Sigorta tahkim komisyonunun kesin kararlarına karşı kural olarak kanun yollarına başvurmak mümkün değildir. Bunun bir istisnası Kanun’un 30 uncu maddesinin 12 inci fıkrasında sayılan hallerin gerçekleşmesi halinde uyuşmazlık konusu parasal sınırın altında kalsa bile karar kanun yoluna taşınabilecektir. Kesin kararlara karşı istisnai olarak başvurulacak kanun yolları olağanüstü yolları olarak anılmaktadır. Tahkim için ön görülen olağanüstü kanun yolu da yargılamanın iadesidir.

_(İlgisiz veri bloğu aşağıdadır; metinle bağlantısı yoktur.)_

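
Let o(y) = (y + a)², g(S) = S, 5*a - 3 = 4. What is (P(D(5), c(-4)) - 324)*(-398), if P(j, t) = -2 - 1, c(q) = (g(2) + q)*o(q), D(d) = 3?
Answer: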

Yargılamanın iadesi müessesesi tahkime uygun düştüğü ölçüde uygulanacaktır.

 

KAYNAKÇA

  1. Yargıtay 17. H.D. 14.02.2018 tarihli 2018/646 E. 2018/982 K. Numaralı Kararı.
  2. Yargıtay 11. H.D. 11.01.2016 tarihli 2015/14245 E. 2016/47 K. Numaralı Kararı.
  3. Ecehan Yeşilova Aras-Bilgehan Aras, Sigortacılık Tahkimi-Sigorta Tahkim Usulü ve Ayırt Edici Özellikleri,
  4. Habib Yıldız, Sigorta Tahkim Yargılama Usulü, Yorum-Yönetim-Yöntem Uluslararası Yönetim-Ekonomi ve Felsefe Dergisi, Cilt 6 Sayı 1,
  5. Mehmet Özdamar, Sigorta Hukukunda Uyuşmazlıkların Çözümünde Tahkim Sistemi, Gazi Üniversitesi Hukuk Fakültesi Dergisi, 2013 Sayı 1-2,
  6. Hakan Pekcanıtez-Oğuz Atalay- Muhammet Özekes, Medeni Usul Hukuku Ders Kitabı 5. Bası,
  7. Mehmet Tuğberk Dekak, Sigorta Tahkiminde Yargılama Usulü,
  8. Yargıtay 15. H.D. 11.07.2019 tarihli 2019/1234 E. 2019/3335 K. Numaralı Kararı.